BAKANLIĞIN EN TEMEL YETKİSİ NEDİR?

Bakanlık (Çevre ve Şehircilik Bakanlığı), riskli alanlar, rezerv yapı alanları ve riskli yapıların bulunduğu parsellerdeki uygulamalarda faydalanılmak üzere; özel kanunlar ile öngörülen alanlara ilişkin olanlar da dâhil, her tür ve ölçekteki planlama işlemlerine esas teşkil edecek standartları belirlemeye ve gerek görülmesi hâlinde bu standartları plan kararları ile tayin etmeye veya özel standartlar ihtiva eden planlar ve kentsel tasarım projeleri yapmaya, yaptırmaya ve onaylamaya yetkilidir. 

Bu kanun kapsamındaki alanlar ve parsellere ilişkin olarak onaylanan imar ve parselasyon planları, ilgili çevre, şehircilik ve iklim değişikliği il müdürlüğünde on beş gün süreyle ilan edilir. Bu planlara itiraz, ilan süresi içinde ilgili çevre, şehircilik ve iklim değişikliği il müdürlüğüne yapılır ve itirazlar Bakanlıkça beş gün içerisinde değerlendirilir. İtirazların reddedilmesi hâlinde, planlar başkaca bir onay işlemine gerek kalmaksızın red kararı tarihinde kesinleşir. Sürelerin ne kadar kısa tutulmuş olduğu burada da açıkça görülmektedir. Bakanlığın ilanı ONBEŞ GÜN, bu süre içinde, örneğin, son gün öğrenen biri, ancak son gün itirazını yapabilecektir. Hiç olmazsa ilandan belli bir süre sonrası dahi öngörülmemiştir itirazlar için.  Bu süre çok yetersizdir. Söz konusu olan imar alanı, parselasyon planı gibi taşınmazın aynına ilişkin uygulamalara yönelik olup, sürenin çok kısa tutulmasının mağduriyetlere neden olması kaçınılmazdır.

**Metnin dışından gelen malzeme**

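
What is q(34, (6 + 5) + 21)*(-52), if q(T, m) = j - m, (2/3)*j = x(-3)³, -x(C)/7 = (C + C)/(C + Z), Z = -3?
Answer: 28418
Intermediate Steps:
x(C) = -14*C/(-3 + C) (x(C) = -7*(C + C)/(C - 3) = -7*2*C/(-3 + C) = -14*C/(-3 + C))
j = -1029/2 (j = 3*(-14*(-3)/(-3 - 3))³/2 = 3*(-14*(-3)/(-6))³/2 = 3*(-14*(-3)*(-⅙))³/2 = (3/2)*(-7)³ = (3/2)*(-343) = -1029/2 ≈ -514.50)
q(T, m) = -1029/2 - m
q(34, (6 + 5) + 21)*(-52) = (-1029/2 - ((6 + 5) + 21))*(-52) = (-1029/2 - (11 + 21))*(-52) = (-1029/2 - 1*32)*(-52) = (-1029/2 - 32)*(-52) = -1093/2*(-52) = 28418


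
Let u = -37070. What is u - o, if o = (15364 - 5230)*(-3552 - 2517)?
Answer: 61466176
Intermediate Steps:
o = -61503246 (o = 10134*(-6069) = -61503246)
u - o = -37070 - 1*(-61503246) = -37070 + 61503246 = 61466176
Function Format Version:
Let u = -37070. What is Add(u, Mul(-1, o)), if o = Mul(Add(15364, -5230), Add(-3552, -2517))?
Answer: 61466176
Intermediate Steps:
o = -61503246 (o = Mul(10134, -6069) = -61503246)
Add(u, Mul(-1, o)) = Add(-37070, Mul(-1, -61503246)) = Add(-37070, 61503246) = 61466176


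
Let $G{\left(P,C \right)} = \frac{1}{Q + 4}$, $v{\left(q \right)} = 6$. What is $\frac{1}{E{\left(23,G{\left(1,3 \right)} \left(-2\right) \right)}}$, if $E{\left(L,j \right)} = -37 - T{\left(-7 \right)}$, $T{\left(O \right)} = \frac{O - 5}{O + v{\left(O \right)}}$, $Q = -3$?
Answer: $- \frac{1}{49} \approx -0.020408$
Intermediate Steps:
$G{\left(P,C \right)} = 1$ ($G{\left(P,C \right)} = \frac{1}{-3 + 4} = 1^{-1} = 1$)
$T{\left(O \right)} = \frac{-5 + O}{6 + O}$ ($T{\left(O \right)} = \frac{O - 5}{O + 6} = \frac{-5 + O}{6 + O}$)
$E{\left(L,j \right)} = -49$ ($E{\left(L,j \right)} = -37 - \frac{-5 - 7}{6 - 7} = -37 - \frac{1}{-1} \left(-12\right) = -37 - \left(-1\right) \left(-12\right) = -37 - 12 = -49$)
$\frac{1}{E{\left(23,G{\left(1,3 \right)} \left(-2\right) \right)}} = \frac{1}{-49} = - \frac{1}{49}$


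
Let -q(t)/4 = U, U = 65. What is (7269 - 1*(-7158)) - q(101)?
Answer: 14687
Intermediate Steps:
q(t) = -260 (q(t) = -4*65 = -260)
(7269 - 1*(-7158)) - q(101) = (7269 - 1*(-7158)) - 1*(-260) = (7269 + 7158) + 260 = 14427 + 260 = 14687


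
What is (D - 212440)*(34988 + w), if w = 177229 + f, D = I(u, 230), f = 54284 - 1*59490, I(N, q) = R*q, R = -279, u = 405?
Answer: -57261312710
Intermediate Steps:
I(N, q) = -279*q
f = -5206 (f = 54284 - 59490 = -5206)
D = -64170 (D = -279*230 = -64170)
w = 172023 (w = 177229 - 5206 = 172023)
(D - 212440)*(34988 + w) = (-64170 - 212440)*(34988 + 172023) = -276610*207011 = -57261312710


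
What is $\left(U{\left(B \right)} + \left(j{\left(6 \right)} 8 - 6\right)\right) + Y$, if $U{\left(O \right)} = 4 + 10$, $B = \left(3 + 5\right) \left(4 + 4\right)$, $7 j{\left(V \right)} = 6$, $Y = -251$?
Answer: $- \frac{1653}{7} \approx -236.14$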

DEĞERLEMELER NASIL YAPILACAKTIR?

Bu Kanun çerçevesinde dönüştürmeye tabi tutulan taşınmazların, üzerindeki köhnemiş yapılar da dâhil olmak üzere, muhdesatı yani üzerinde başka şahıslara ait olabilecek yapılar ile birlikte değer tespiti işlemleri ve dönüşüm ile oluşacak taşınmazların değerlemeleri  Başkanlık, TOKİ veya İdarece yapılır veya yaptırılır.

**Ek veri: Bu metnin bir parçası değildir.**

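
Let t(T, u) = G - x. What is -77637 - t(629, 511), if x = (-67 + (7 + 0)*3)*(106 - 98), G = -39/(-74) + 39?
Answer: -5775295/74 ≈ -78045.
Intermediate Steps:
G = 2925/74 (G = -39*(-1/74) + 39 = 39/74 + 39 = 2925/74 ≈ 39.527)
x = -368 (x = (-67 + 7*3)*8 = (-67 + 21)*8 = -46*8 = -368)
t(T, u) = 30157/74 (t(T, u) = 2925/74 - 1*(-368) = 2925/74 + 368 = 30157/74)
-77637 - t(629, 511) = -77637 - 1*30157/74 = -77637 - 30157/74 = -5775295/74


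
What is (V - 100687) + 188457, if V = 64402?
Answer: 152172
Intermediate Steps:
(V - 100687) + 188457 = (64402 - 100687) + 188457 = -36285 + 188457 = 152172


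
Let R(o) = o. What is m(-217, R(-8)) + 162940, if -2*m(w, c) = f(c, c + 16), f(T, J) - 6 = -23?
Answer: 325897/2 ≈ 1.6295e+5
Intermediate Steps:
f(T, J) = -17 (f(T, J) = 6 - 23 = -17)
m(w, c) = 17/2 (m(w, c) = -1/2*(-17) = 17/2)
m(-217, R(-8)) + 162940 = 17/2 + 162940 = 325897/2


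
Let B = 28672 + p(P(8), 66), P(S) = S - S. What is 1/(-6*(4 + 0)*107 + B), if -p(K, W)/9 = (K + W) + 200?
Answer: 1/23710 ≈ 4.2176e-5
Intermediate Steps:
P(S) = 0
p(K, W) = -1800 - 9*K - 9*W (p(K, W) = -9*((K + W) + 200) = -9*(200 + K + W) = -1800 - 9*K - 9*W)
B = 26278 (B = 28672 + (-1800 - 9*0 - 9*66) = 28672 + (-1800 + 0 - 594) = 28672 - 2394 = 26278)
1/(-6*(4 + 0)*107 + B) = 1/(-6*(4 + 0)*107 + 26278) = 1/(-6*4*107 + 26278) = 1/(-24*107 + 26278) = 1/(-2568 + 26278) = 1/23710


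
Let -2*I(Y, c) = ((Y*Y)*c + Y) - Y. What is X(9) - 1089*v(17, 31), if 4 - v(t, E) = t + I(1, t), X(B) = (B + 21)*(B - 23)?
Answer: 8961/2 ≈ 4480.5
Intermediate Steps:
X(B) = (-23 + B)*(21 + B) (X(B) = (21 + B)*(-23 + B) = (-23 + B)*(21 + B))
I(Y, c) = -c*Y²/2 (I(Y, c) = -(((Y*Y)*c + Y) - Y)/2 = -((Y²*c + Y) - Y)/2 = -((c*Y² + Y) - Y)/2 = -((Y + c*Y²) - Y)/2 = -c*Y²/2)
v(t, E) = 4 - t/2 (v(t, E) = 4 - (t - ½*t*1²) = 4 - (t - ½*t*1) = 4 - (t - t/2) = 4 - t/2)
X(9) - 1089*v(17, 31) = (-483 + 9² - 2*9) - 1089*(4 - ½*17) = (-483 + 81 - 18) - 1089*(4 - 17/2) = -420 - 1089*(-9/2) = -420 + 9801/2 = 8961/2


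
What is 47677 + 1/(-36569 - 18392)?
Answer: 2620375596/54961 ≈ 47677.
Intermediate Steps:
47677 + 1/(-36569 - 18392) = 47677 + 1/(-54961) = 47677 - 1/54961 = 2620375596/54961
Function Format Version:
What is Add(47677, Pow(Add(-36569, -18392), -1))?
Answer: Rational(2620375596, 54961) ≈ 47677.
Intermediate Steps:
Add(47677, Pow(Add(-36569, -18392), -1)) = Add(47677, Pow(-54961, -1)) = Add(47677, Rational(-1, 54961)) = Rational(2620375596, 54961)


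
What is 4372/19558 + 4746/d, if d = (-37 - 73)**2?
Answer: 3311897/5378450 ≈ 0.61577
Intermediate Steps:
d = 12100 (d = (-110)**2 = 12100)
4372/19558 + 4746/d = 4372/19558 + 4746/12100 = 4372*(1/19558) + 4746*(1/12100) = 2186/9779 + 2373/6050 = 3311897/5378450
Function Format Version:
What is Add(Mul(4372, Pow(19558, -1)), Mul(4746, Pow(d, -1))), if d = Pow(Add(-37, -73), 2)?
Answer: Rational(3311897, 5378450) ≈ 0.61577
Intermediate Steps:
d = 12100 (d = Pow(-110, 2) = 12100)
Add(Mul(4372, Pow(19558, -1)), Mul(4746, Pow(d, -1))) = Add(Mul(4372, Pow(19558, -1)), Mul(4746, Pow(12100, -1))) = Add(Mul(4372, Rational(1, 19558)), Mul(4746, Rational(1, 12100))) = Add(Rational(2186, 9779), Rational(2373, 6050)) = Rational(3311897, 5378450)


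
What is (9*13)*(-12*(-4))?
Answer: 5616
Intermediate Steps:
(9*13)*(-12*(-4)) = 117*48 = 5616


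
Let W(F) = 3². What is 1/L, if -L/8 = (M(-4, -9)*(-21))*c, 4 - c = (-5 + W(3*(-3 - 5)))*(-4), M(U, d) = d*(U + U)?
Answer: 1/241920 ≈ 4.1336e-6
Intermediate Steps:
M(U, d) = 2*U*d (M(U, d) = d*(2*U) = 2*U*d)
W(F) = 9
c = 20 (c = 4 - (-5 + 9)*(-4) = 4 - 4*(-4) = 4 - 1*(-16) = 4 + 16 = 20)
L = 241920 (L = -8*(2*(-4)*(-9))*(-21)*20 = -8*72*(-21)*20 = -(-12096)*20 = -8*(-30240) = 241920)
1/L = 1/241920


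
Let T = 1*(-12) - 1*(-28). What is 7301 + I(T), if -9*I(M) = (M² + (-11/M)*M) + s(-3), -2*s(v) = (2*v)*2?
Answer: 65458/9 ≈ 7273.1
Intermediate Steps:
s(v) = -2*v (s(v) = -2*v*2/2 = -2*v)
T = 16 (T = -12 + 28 = 16)
I(M) = 5/9 - M²/9 (I(M) = -((M² + (-11/M)*M) - 2*(-3))/9 = -((M² - 11) + 6)/9 = -((-11 + M²) + 6)/9 = -(-5 + M²)/9 = 5/9 - M²/9)
7301 + I(T) = 7301 + (5/9 - ⅑*16²) = 7301 + (5/9 - ⅑*256) = 7301 + (5/9 - 256/9) = 7301 - 251/9 = 65458/9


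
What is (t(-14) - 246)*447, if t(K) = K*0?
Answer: -109962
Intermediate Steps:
t(K) = 0
(t(-14) - 246)*447 = (0 - 246)*447 = -246*447 = -109962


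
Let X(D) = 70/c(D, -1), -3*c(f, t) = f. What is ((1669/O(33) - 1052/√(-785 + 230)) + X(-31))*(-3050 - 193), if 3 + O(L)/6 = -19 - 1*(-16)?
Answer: 47757499/372 - 1137212*I*√555/185 ≈ 1.2838e+5 - 1.4482e+5*I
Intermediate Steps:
c(f, t) = -f/3
O(L) = -36 (O(L) = -18 + 6*(-19 - 1*(-16)) = -18 + 6*(-19 + 16) = -18 + 6*(-3) = -18 - 18 = -36)
X(D) = -210/D (X(D) = 70/((-D/3)) = 70*(-3/D) = -210/D)
((1669/O(33) - 1052/√(-785 + 230)) + X(-31))*(-3050 - 193) = ((1669/(-36) - 1052/√(-785 + 230)) - 210/(-31))*(-3050 - 193) = ((1669*(-1/36) - 1052*(-I*√555/555)) - 210*(-1/31))*(-3243) = ((-1669/36 - 1052*(-I*√555/555)) + 210/31)*(-3243) = ((-1669/36 - (-1052)*I*√555/555) + 210/31)*(-3243) = ((-1669/36 + 1052*I*√555/555) + 210/31)*(-3243) = (-44179/1116 + 1052*I*√555/555)*(-3243) = 47757499/372 - 1137212*I*√555/185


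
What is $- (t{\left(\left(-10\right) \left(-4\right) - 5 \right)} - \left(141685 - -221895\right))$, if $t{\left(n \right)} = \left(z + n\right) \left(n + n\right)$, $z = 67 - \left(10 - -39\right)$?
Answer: $359870$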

GÜÇLENDİRME KREDİSİ ŞARTLARI NEDİR?

Riskli alan ve rezerv yapı alanı dışında olup da bu Kanunun öngördüğü amaçlar bakımından güçlendirilebileceği teknik olarak tespit edilen yapılar için, Cumhurbaşkanınca belirlenen usul ve esaslar çerçevesinde  Başkanlıkça dönüşüm projeleri özel hesabından güçlendirme kredisi verilebilir. Bu kredinin yalnızca güçlendirme amacıyla kullanılması, belirlenen şartların yerine getirilmesi gerekmektedir. Aksi halde 6183 sayılı Amme Alacaklarının Tahsili Usulü Hakkında Kanun hükümlerince iadesi talep edilecektir.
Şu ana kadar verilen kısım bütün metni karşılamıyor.